Fan Wei, Shen Chao, Guo Zhirong
Department of Epidemiology, School of Public Health, Soochow University, Suzhou 215123, China.
Department of Epidemiology, School of Public Health, Soochow University, Suzhou 215123, China; Email:
Zhonghua Liu Xing Bing Xue Za Zhi. 2015 Nov;36(11):1305-10.
This paper introduces a method called model-based multifactor dimensionality reduction (MB-MDR), which was firstly proposed by Calle et al., and can be applied for detecting gene-gene or gene-environment interactions in genetic studies. The basic principle and characteristics of MB-MDR as well as the operation in R program are briefly summarized. Besides, the detailed procedure of MB-MDR is illustrated by using example. Compared with classical MDR, MB-MDR has similar principle, which merges multi-locus genotypes into a one-dimensional construct and can be used in the study with small sample size. However, there is some difference between MB-MDR and classical MDR. First, it has higher statistical power than MDR and other MDR in the presence of different noises due to the different way the genotype cells merged. Second, compared with MDR, it can deal with all binary and quantitative traits, adjust marginal effects of factors and confounders. MBMDR could be a useful method in the analyses of gene-gene/environment interactions.

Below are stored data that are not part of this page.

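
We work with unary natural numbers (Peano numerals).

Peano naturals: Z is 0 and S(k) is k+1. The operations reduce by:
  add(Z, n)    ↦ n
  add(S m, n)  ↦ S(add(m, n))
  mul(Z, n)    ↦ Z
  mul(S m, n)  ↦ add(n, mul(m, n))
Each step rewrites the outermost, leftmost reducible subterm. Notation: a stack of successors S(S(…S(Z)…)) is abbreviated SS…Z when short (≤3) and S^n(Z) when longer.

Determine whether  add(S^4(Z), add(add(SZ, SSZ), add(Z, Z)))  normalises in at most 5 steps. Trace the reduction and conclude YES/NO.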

本文介绍了一种名为基于模型的多因素降维法(MB-MDR)的方法,该方法由卡列等人首次提出,可用于在基因研究中检测基因-基因或基因-环境相互作用。简要总结了MB-MDR的基本原理、特点以及在R程序中的操作。此外,通过实例说明了MB-MDR的详细步骤。与经典多因素降维法相比,MB-MDR具有相似的原理,即将多位点基因型合并为一维结构,可用于小样本量研究。然而,MB-MDR与经典多因素降维法之间存在一些差异。首先,由于基因型细胞合并方式不同,在存在不同噪声的情况下,它比多因素降维法及其他多因素降维法具有更高的统计效能。其次,与多因素降维法相比,它可以处理所有二元和定量性状,调整因素和混杂因素的边际效应。MB-MDR可能是基因-基因/环境相互作用分析中的一种有用方法。